Re: Why did Boustrophedon Disappear?
From: | Paul Kershaw <ptkershaw@...> |
Date: | Sunday, March 29, 2009, 22:12 |
> Jim Rosenberg wrote:
> > It is easy to speculate on why this happened. My own theory was that it was
> just too hard to teach. Imagine the difficulty of having dyslexia if your
> writing system uses boustrophedon (especially with glyphs reversed depending on
> the direction.)
Handedness might have been an issue. I wonder if boustrophedon is easier if you
switch your writing instrument to the other hand when you change direction.
Certainly left-to-right writing with ink advantages right-handed people greatly,
since left-handed people have to either hold their hand in an odd position or risk
smudging (so sayeth this southpaw ;) ). Likewise, stonework and clay incisions in
one direction may have wound being easier than bidirectionally. Of course, fear of
moving the hand over previous work can't be the sole criterion, since
right-to-left writing is also common. But at any rate, any writing system which is
more natural for a single (right) hand would have been preferable within cultures
that looked down on using the left hand except when absolutely necessary, than a
system that is more natural for switching your instrument to the other hand at the
end of each line.
Many of the Latin letters are symmetrical, or symmetrical enough that they
wouldn't require (much) extra learning: B, H, I, M, N, O, Q, T, U, V, W, X, Y, i,
l, m, n, o, t, u, v, w, x, y. It's true that some are mirror images of different
symbols (S/Z, s/z, b/d, p/q), but there are few enough of these that they could
have been modified. For that matter, English speakers frequently describe (and
interpret) Cyrillic Я and И as R and N respectively, despite the utter lack of
phonemic similarity (additionally, there are logos which rely on such flips, such
as ИIN for the band Nine Inch Nails), suggesting that there's already a
predisposition towards flipping such letters, at least in alphabetic systems.

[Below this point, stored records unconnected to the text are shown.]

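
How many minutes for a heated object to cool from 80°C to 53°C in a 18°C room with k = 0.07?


From T(t) = T_a + (T₀ - T_a)e^(-kt), set T(t) = 53:
(53 - 18) / (80 - 18) = e^(-0.07t), so t = -ln(0.565)/0.07 ≈ 8.2 minutes.


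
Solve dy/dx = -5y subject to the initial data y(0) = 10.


General solution of y' = -5y is y = Ce^(-5x).
Apply y(0) = 10: C = 10.
Particular solution: y = 10e^(-5x).


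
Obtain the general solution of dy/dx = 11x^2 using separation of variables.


Integrate both sides with respect to x: y = ∫ 11x^2 dx = (11/3)x^3 + C.


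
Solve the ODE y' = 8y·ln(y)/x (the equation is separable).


Separate: dy/[y ln(y)] = 8 dx/x.
Substitute u = ln(y): du/u = 8 dx/x.
Integrate: ln|ln(y)| = 8ln|x| + C₀, hence ln(y) = C·x^8.


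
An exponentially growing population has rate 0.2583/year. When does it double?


Exponential growth: P(t) = P₀ e^(0.2583t). Set P(t)/P₀ = 2: e^(0.2583t) = 2.
Solve: t = ln(2)/0.2583 ≈ 2.68 years.


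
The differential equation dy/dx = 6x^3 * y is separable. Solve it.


Separate variables: dy/y = 6x^3 dx.
Integrate: ln|y| = (3/2)x^4 + C₀.
Exponentiate: y = Ce^((3/2)x^4).


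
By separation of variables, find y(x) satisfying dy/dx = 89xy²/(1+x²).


Separate: dy/y² = 89x/(1+x²) dx.
Integrate LHS: ∫ dy/y² = -1/y.
Integrate RHS via u = 1+x²: (89/2)ln(1+x²) + C.
Result: -1/y = (89/2)ln(1+x²) + C.


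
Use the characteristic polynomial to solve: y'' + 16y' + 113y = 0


Characteristic equation: r² + 16r + 113 = 0.
Discriminant is negative; roots r = -8 ± 7i (complex conjugate pair).
General solution uses e^(α x)(C₁ cos(β x) + C₂ sin(β x)): y = e^(-8x)(C₁cos(7x) + C₂sin(7x)).


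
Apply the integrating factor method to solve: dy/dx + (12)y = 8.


P(x) = 12, Q(x) = 8; integrating factor μ = e^(12x).
(μ y)' = 8e^(12x) ⇒ μ y = (2/3)e^(12x) + C.
Divide by μ: y = 2/3 + Ce^(-12x).


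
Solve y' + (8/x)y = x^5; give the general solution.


P(x) = 8/x ⇒ μ = x^8.
(x^8 y)' = x^8·x^5 = x^13.
Integrate: x^8 y = x^14/(14) + C.
Solve for y: y = (1/14)x^6 + C/x^8.


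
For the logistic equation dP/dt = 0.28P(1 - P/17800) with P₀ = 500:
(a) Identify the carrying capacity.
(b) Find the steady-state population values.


Logistic ODE dP/dt = 0.28P(1 - P/17800) has equilibria where dP/dt = 0, i.e. P = 0 or P = 17800.
The coefficient (1 - P/K) = 0 when P = K, identifying K = 17800 as the carrying capacity.
(a) K = 17800; (b) equilibria P = 0 and P = 17800.


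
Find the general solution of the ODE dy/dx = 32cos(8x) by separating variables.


g(y) = 1, so integrate directly: y = ∫ 32cos(8x) dx = 4sin(8x) + C.


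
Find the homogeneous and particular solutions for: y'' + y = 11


Homogeneous part: r² + 1 = 0 ⇒ r = ±1i, so y_h = C₁cos(x) + C₂sin(x).
Try constant y_p = A; plug in: 1A = 11 ⇒ A = 11.
General solution: y = C₁cos(x) + C₂sin(x) + 11.


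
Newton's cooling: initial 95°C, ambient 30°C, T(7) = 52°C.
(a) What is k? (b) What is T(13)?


Newton's law: T(t) = T_a + (T₀ - T_a)e^(-kt).
(a) Use T(7) = 52: (52 - 30)/(95 - 30) = e^(-k·7), so k = -ln(0.338)/7 ≈ 0.1548.
(b) Apply k to t = 13: T(13) = 30 + (65)e^(-2.012) ≈ 38.7°C.


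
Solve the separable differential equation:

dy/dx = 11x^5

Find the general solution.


Integrate both sides with respect to x: y = ∫ 11x^5 dx = (11/6)x^6 + C.


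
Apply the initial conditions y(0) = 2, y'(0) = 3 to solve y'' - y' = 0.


Characteristic roots of r² - r = 0 are 1, 0.
General solution y = c₁ e^(x) + c₂.
Apply y(0) = 2: c₁ + c₂ = 2. Apply y'(0) = 3: 1 c₁ + 0 c₂ = 3.
Solve: c₁ = 3, c₂ = -1.
Particular solution: y = 3e^(x) - 1.


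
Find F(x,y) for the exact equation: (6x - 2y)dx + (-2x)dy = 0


Check exactness: ∂M/∂y = -2 and ∂N/∂x = -2; equal, so the equation is exact.
Integrate M with respect to x (treating y as constant): ∫M dx = 3x^2 - 2xy + h(y).
Differentiate w.r.t. y and set equal to N: all terms match, so h'(y) = 0 and h is a constant absorbed into C.
General solution: 3x^2 - 2xy = C.


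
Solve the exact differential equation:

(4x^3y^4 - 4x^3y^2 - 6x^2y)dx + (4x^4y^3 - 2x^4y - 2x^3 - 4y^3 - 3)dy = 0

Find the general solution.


Check exactness: ∂M/∂y = 16x^3y^3 - 8x^3y - 6x^2 and ∂N/∂x = 16x^3y^3 - 8x^3y - 6x^2; equal, so the equation is exact.
Integrate M with respect to x (treating y as constant): ∫M dx = x^4y^4 - x^4y^2 - 2x^3y + h(y).
Differentiate w.r.t. y and set equal to N: the x-dependent terms already match, leaving h'(y) = -4y^3 - 3. Integrate: h(y) = -y^4 - 3y.
So F(x,y) = x^4y^4 - x^4y^2 - 2x^3y - y^4 - 3y.
General solution: x^4y^4 - x^4y^2 - 2x^3y - y^4 - 3y = C.


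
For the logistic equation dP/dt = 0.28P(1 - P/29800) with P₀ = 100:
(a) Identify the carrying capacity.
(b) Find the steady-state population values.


Logistic ODE dP/dt = 0.28P(1 - P/29800) has equilibria where dP/dt = 0, i.e. P = 0 or P = 29800.
The coefficient (1 - P/K) = 0 when P = K, identifying K = 29800 as the carrying capacity.
(a) K = 29800; (b) equilibria P = 0 and P = 29800.


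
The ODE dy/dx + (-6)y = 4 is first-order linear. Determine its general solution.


P(x) = -6 ⇒ μ = e^(-6x).
(μ y)' = 4e^(-6x) ⇒ μ y = -(2/3)e^(-6x) + C.
Divide by μ: y = -2/3 + Ce^(6x).


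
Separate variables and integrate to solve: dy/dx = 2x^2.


Integrate both sides with respect to x: y = ∫ 2x^2 dx = (2/3)x^3 + C.


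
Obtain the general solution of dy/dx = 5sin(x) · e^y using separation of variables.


Separate: e^(-y) dy = 5sin(x) dx.
Integrate: -e^(-y) = -5cos(x) + C₀.
Rearrange: e^(-y) = 5cos(x) + C.


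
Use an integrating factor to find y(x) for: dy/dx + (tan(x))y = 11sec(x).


P(x) = tan(x) ⇒ μ = e^(∫tan(x)dx) = sec(x).
(sec(x) y)' = 11sec²(x) ⇒ sec(x) y = 11tan(x) + C.
Multiply by cos(x): y = 11sin(x) + C·cos(x).


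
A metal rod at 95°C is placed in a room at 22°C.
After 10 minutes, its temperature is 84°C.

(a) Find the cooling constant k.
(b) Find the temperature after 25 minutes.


Newton's law: T(t) = T_a + (T₀ - T_a)e^(-kt).
(a) Use T(10) = 84: (84 - 22)/(95 - 22) = e^(-k·10), so k = -ln(0.849)/10 ≈ 0.0163.
(b) Apply k to t = 25: T(25) = 22 + (73)e^(-0.408) ≈ 70.5°C.


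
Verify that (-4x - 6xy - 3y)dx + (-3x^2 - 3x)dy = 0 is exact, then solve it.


Check exactness: ∂M/∂y = -6x - 3 and ∂N/∂x = -6x - 3; equal, so the equation is exact.
Integrate M with respect to x (treating y as constant): ∫M dx = -2x^2 - 3x^2y - 3xy + h(y).
Differentiate w.r.t. y and set equal to N: all terms match, so h'(y) = 0 and h is a constant absorbed into C.
General solution: -2x^2 - 3x^2y - 3xy = C.


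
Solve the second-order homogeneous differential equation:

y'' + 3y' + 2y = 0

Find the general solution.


Characteristic equation: r² + 3r + 2 = 0.
Factor: (r + 1)(r + 2) = 0 ⇒ r = -1, -2 (distinct real).
General solution: y = C₁e^(-x) + C₂e^(-2x).


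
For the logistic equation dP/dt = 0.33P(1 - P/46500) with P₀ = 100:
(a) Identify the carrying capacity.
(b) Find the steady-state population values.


Logistic ODE dP/dt = 0.33P(1 - P/46500) has equilibria where dP/dt = 0, i.e. P = 0 or P = 46500.
The coefficient (1 - P/K) = 0 when P = K, identifying K = 46500 as the carrying capacity.
(a) K = 46500; (b) equilibria P = 0 and P = 46500.


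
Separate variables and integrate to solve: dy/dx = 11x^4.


Integrate both sides with respect to x: y = ∫ 11x^4 dx = (11/5)x^5 + C.


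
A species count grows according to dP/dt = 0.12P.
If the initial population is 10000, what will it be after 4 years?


The ODE dP/dt = 0.12P has solution P(t) = P(0)e^(0.12t).
Substitute P(0) = 10000 and t = 4: P(4) = 10000 e^(0.48) ≈ 16161.


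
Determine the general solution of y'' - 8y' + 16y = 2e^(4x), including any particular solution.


Characteristic polynomial (r - 4)² = 0; repeated root r = 4.
y_h = (C₁ + C₂x)e^(4x). Forcing matches the repeated root (resonance), so try y_p = Ax² e^(4x).
Substitute and solve for A: 2A = 2, so A = 1.
General solution: y = (C₁ + C₂x + x²)e^(4x).


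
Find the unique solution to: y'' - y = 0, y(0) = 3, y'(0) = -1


Characteristic roots of r² - 1 = 0 are -1, 1.
General solution y = c₁ e^(-x) + c₂ e^(x).
Apply y(0) = 3: c₁ + c₂ = 3. Apply y'(0) = -1: -1 c₁ + 1 c₂ = -1.
Solve: c₁ = 2, c₂ = 1.
Particular solution: y = 2e^(-x) + e^(x).


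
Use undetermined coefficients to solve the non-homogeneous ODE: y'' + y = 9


Homogeneous part: r² + 1 = 0 ⇒ r = ±1i, so y_h = C₁cos(x) + C₂sin(x).
Try constant y_p = A; plug in: 1A = 9 ⇒ A = 9.
General solution: y = C₁cos(x) + C₂sin(x) + 9.


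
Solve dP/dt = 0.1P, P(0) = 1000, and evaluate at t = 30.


The ODE dP/dt = 0.1P has solution P(t) = P(0)e^(0.1t).
Substitute P(0) = 1000 and t = 30: P(30) = 1000 e^(3.00) ≈ 20086.


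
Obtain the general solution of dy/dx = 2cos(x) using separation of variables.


g(y) = 1, so integrate directly: y = ∫ 2cos(x) dx = 2sin(x) + C.


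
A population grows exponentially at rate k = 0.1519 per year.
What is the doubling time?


Exponential growth: P(t) = P₀ e^(0.1519t). Set P(t)/P₀ = 2: e^(0.1519t) = 2.
Solve: t = ln(2)/0.1519 ≈ 4.56 years.


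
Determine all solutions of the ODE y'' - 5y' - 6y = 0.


Characteristic equation: r² - 5r - 6 = 0.
Factor: (r - 6)(r + 1) = 0 ⇒ r = 6, -1 (distinct real).
General solution: y = C₁e^(6x) + C₂e^(-x).


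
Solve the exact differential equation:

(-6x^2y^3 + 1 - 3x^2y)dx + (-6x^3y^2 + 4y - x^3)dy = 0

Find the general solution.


Check exactness: ∂M/∂y = -18x^2y^2 - 3x^2 and ∂N/∂x = -18x^2y^2 - 3x^2; equal, so the equation is exact.
Integrate M with respect to x (treating y as constant): ∫M dx = -2x^3y^3 + x - x^3y + h(y).
Differentiate w.r.t. y and set equal to N: the x-dependent terms already match, leaving h'(y) = 4y. Integrate: h(y) = 2y^2.
So F(x,y) = -2x^3y^3 + 2y^2 + x - x^3y.
General solution: -2x^3y^3 + 2y^2 + x - x^3y = C.


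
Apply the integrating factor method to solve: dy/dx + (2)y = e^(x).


P(x) = 2 ⇒ μ = e^(2x).
(μ y)' = e^(3x) ⇒ μ y = e^(3x)/3 + C.
Divide by μ: y = (1/3)e^(x) + Ce^(-2x).


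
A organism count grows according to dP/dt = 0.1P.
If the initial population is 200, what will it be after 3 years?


The ODE dP/dt = 0.1P has solution P(t) = P(0)e^(0.1t).
Substitute P(0) = 200 and t = 3: P(3) = 200 e^(0.30) ≈ 270.


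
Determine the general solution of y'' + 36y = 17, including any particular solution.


Homogeneous part: r² + 36 = 0 ⇒ r = ±6i, so y_h = C₁cos(6x) + C₂sin(6x).
Try constant y_p = A; plug in: 36A = 17 ⇒ A = 17/36.
General solution: y = C₁cos(6x) + C₂sin(6x) + 17/36.


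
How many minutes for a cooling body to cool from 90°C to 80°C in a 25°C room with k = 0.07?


From T(t) = T_a + (T₀ - T_a)e^(-kt), set T(t) = 80:
(80 - 25) / (90 - 25) = e^(-0.07t), so t = -ln(0.846)/0.07 ≈ 2.4 minutes.


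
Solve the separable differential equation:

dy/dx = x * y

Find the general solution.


Separate variables: dy/y = x dx.
Integrate: ln|y| = (1/2)x^2 + C₀.
Exponentiate: y = Ce^((1/2)x^2).


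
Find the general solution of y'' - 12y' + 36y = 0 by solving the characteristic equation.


Characteristic equation: r² - 12r + 36 = 0, i.e. (r - 6)² = 0.
Repeated root r = 6; include an x factor for the second linearly independent solution.
General solution: y = (C₁ + C₂x)e^(6x).


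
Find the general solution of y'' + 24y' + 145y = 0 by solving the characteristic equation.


Characteristic equation: r² + 24r + 145 = 0.
Discriminant is negative; roots r = -12 ± 1i (complex conjugate pair).
General solution uses e^(α x)(C₁ cos(β x) + C₂ sin(β x)): y = e^(-12x)(C₁cos(x) + C₂sin(x)).


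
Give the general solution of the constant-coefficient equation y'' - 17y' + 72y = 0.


Characteristic equation: r² - 17r + 72 = 0.
Factor: (r - 9)(r - 8) = 0 ⇒ r = 9, 8 (distinct real).
General solution: y = C₁e^(9x) + C₂e^(8x).


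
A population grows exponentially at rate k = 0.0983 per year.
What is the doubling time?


Exponential growth: P(t) = P₀ e^(0.0983t). Set P(t)/P₀ = 2: e^(0.0983t) = 2.
Solve: t = ln(2)/0.0983 ≈ 7.05 years.


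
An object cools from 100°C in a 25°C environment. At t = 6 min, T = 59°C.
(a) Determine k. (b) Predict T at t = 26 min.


Newton's law: T(t) = T_a + (T₀ - T_a)e^(-kt).
(a) Use T(6) = 59: (59 - 25)/(100 - 25) = e^(-k·6), so k = -ln(0.453)/6 ≈ 0.1319.
(b) Apply k to t = 26: T(26) = 25 + (75)e^(-3.428) ≈ 27.4°C.


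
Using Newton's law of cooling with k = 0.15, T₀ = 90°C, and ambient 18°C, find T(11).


Newton's law: dT/dt = -k(T - T_a) has solution T(t) = T_a + (T₀ - T_a)e^(-kt).
Plug in T_a = 18, T₀ = 90, k = 0.15, t = 11: T(11) = 18 + (72)e^(-1.65) ≈ 31.8°C.


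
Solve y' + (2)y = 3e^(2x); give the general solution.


P(x) = 2 ⇒ μ = e^(2x).
(μ y)' = 3e^(4x) ⇒ μ y = (3/4)e^(4x) + C.
Divide by μ: y = (3/4)e^(2x) + Ce^(-2x).


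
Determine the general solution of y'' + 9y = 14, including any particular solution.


Homogeneous part: r² + 9 = 0 ⇒ r = ±3i, so y_h = C₁cos(3x) + C₂sin(3x).
Try constant y_p = A; plug in: 9A = 14 ⇒ A = 14/9.
General solution: y = C₁cos(3x) + C₂sin(3x) + 14/9.


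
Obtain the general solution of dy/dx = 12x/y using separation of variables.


Separate variables: y dy = 12x dx.
Integrate both sides: y²/2 = 6x^2 + C₀.
Multiply by 2: y² = 12x^2 + C.


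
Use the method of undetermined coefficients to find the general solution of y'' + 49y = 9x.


Homogeneous: r² + 49 = 0 ⇒ r = ±7i, y_h = C₁cos(7x) + C₂sin(7x).
Polynomial forcing; try y_p = Ax + B. Then y_p'' + 49 y_p = 49(Ax + B) = 9x, so B = 0 and A = 9/49.
General solution: y = C₁cos(7x) + C₂sin(7x) + (9/49)x.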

You could easily build a variant of Latin with only symmetrical symbols. However,
another weakness of boustrophedon: Either you have no symmetrical symbols and have
to learn both versions of each symbol, or you need to have some clear indicator of
which direction the text is going on a particular line. In handwriting, this could
presumably be stroke direction; in logographic systems, such as Ancient Egyptian,
it could be (by my understanding) "animal/human logographs point to the end of the
line, not the start."
My instinct and memory tells me that there are some credible academic opinions on
this subject, but I don't have any specific resources handy, unfortunately. Sorry.